Demonstrations in solidarity over the death of George Floyd continued for a third weekend around the Bay Area, although they were much less volatile than displays last month that were marked by violence and vandalism.

An estimated 250 people took part in a peaceful Black Lives Matter protest Saturday afternoon in Martinez, starting at the city’s Waterfront Park and ending in front of the main courthouse building downtown.

In San Jose, people take part in a peaceful meditation protest on Saturday in support of racial equality. (Photo by Simona Martin/Pro Bono Photo)

The protest, during which participants spent eight minutes and 46 seconds kneeling to symbolize the time a Minneapolis police officer knelt on the neck of George Floyd, who died soon after, was one of a number of similar events across the Bay Area on Saturday. There were no reports of any of the protests turning violent or destructive.

In addition to actions in San Francisco, San Jose and Oakland, a number of smaller Bay Area cities — Benicia, Burlingame, Morgan Hill, Millbrae, San Carlos, Brentwood, Fairfax, Larkspur, Hayward, Vacaville — hosted peaceful marches and gatherings over the weekend, almost three weeks after Floyd’s death.
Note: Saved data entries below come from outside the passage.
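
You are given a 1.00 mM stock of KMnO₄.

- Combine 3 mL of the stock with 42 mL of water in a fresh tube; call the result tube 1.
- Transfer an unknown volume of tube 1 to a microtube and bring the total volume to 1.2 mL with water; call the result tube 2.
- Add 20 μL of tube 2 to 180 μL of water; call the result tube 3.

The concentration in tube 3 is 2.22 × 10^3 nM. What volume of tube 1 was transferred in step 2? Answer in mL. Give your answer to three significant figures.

Step 1: 3 mL + 42 mL = 45 mL total → factor 45/3 = 15
Step 2: v brought to 1.2 mL → factor = 1.2 mL/v
Step 3: 20 μL + 180 μL = 200 μL total → factor 200/20 = 10
Product of known-step factors = 150
Overall factor = 1.00 mM / (2.22 × 10^3 nM) = 450.45
Step-2 factor = 450.45 / 150 = 3.003
v = 1.2 mL / 3.003 = 0.400 mL

0.400 mL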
A larger, but still basically peaceful, protest took place in Vallejo, where several hundred people marched about a mile from City Hall to the city’s police headquarters to protest the June 2 shooting death by police of Sean Monterrosa, a 22-year-old San Francisco man who Vallejo police believed had a handgun in his pocket. It turned out Monterrosa was carrying a hammer.

The “Say Their Names” protest in Berkeley included more than 1,000 marchers Saturday afternoon who went from the Rockridge BART station to Sproul Plaza at UC Berkeley.